Samhain was not all fun and bonfires, however. People believed that on Samhain the veil between the spirit and physical worlds was at its thinnest, allowing ghosts, spirits, and faeries to "mingle" with the living. Sometimes these ghostly visits were benign, and sometimes they were not, especially if a ghost wanted to exact revenge on a living enemy. People wore disguises and lit fires, such as jack-o-lanterns, outside their homes to keep danger at bay.
Samhain was also a time of divination and prophesy-making due to the opening of the portal between the dead and the living. Priests, spiritual leaders, and even regular people would often use this night to make predictions about marriage, offspring, and the next year's harvest.
Some of you may be wondering whether Samhain is the precursor to Halloween. Well, the general belief is that Halloween's roots - the dressing up, the ghoulish themes, the jack-o-lanterns and bobbing for apples - come from Samhain. Confusing things a little, the term "Halloween" most likely came from "All Hallows Eve" which is closely related to the old English term for "All Saints Day." The Roman Catholic church's adoption of "All Saints Day" on November 1 is thought to have been an attempt by Rome to put a Christian label on what was then a major pagan celebration. So while Halloween traditions are similar to Samhain, the name itself has religious roots.
How might you celebrate Samhain today?
Pagans, Druids, and Wiccans all celebrate Samhain as the beginning of a new year. As we've discussed, taking part in certain modern-day Halloween festivities is enjoying in some of what Samhain represented. However, there's a solemnity to Samhain owing to its emphasis on our dead ancestors, and many pagans view the day in this light.
To honor the dead on this day, you have a number of options. Indeed, it's really whatever feels right to you. Here are a few common suggestions:
1. Dine with the Dead (traditionally known as a Dumb Supper): Set a place for your ancestors at the dinner table. Each person at the table puts a bit of their food on this plate and then the group dines in silence (although this part is optional today). When the meal is finished, the ancestor's plate is put outside as an offering to the natural world.
2. Light a candle in a door or window that faces west. This lights the way home for your dead relatives.
3. Cook food that reflects your ancestral lineage. For instance, I may make my Italian family's signature spaghetti sauce.
4. Visit the graves of your family.
5. Assemble an altar with your relative's pictures and artifacts. Light a candle to burn through the night.
6. Hold a seance to converse with your dead loved ones. (note: as a rule, you should wait until at least a year has passed since the person has died.)
7. Get a Tarot reading. Honor Samhain's tradition of fortune-telling by consulting the cards. I know Hidden Moon Tarot would be happy to oblige...

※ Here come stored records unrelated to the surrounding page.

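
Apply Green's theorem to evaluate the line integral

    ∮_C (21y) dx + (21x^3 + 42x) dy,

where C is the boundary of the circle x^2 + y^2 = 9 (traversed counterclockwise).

Green's theorem converts the closed line integral into a double integral over the enclosed region D:

    ∮_C P dx + Q dy = ∬_D (∂Q/∂x - ∂P/∂y) dA.

Here P = 21y, Q = 21x^3 + 42x, so

    ∂Q/∂x = 63x^2 + 42,    ∂P/∂y = 21,
    ∂Q/∂x - ∂P/∂y = 63x^2 + 21.

D is the region x^2 + y^2 ≤ 9. Evaluating the double integral:

In polar coordinates (x = r cos θ, y = r sin θ, dA = r dr dθ) the integrand becomes 63r^2cos(θ)^2 + 21, so

    ∬_D (63x^2 + 21) dA = ∫_0^{2π} ∫_0^{3} (63r^2cos(θ)^2 + 21) · r dr dθ.

Inner (r from 0 to 3): 5103cos(θ)^2/4 + 189/2.
Outer (θ from 0 to 2π): 5859π/4.

Therefore ∮_C P dx + Q dy = 5859π/4.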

For me, the truly wonderful thing about this night is that it's an opportunity to perform rituals and participate in activities that have been around for thousands of years. It's as if we get the opportunity to stretch our hand across time and space, touching a part of human history.
So, consider experiencing October 31 in the light of Samhain. You may be surprised just how special the evening feels.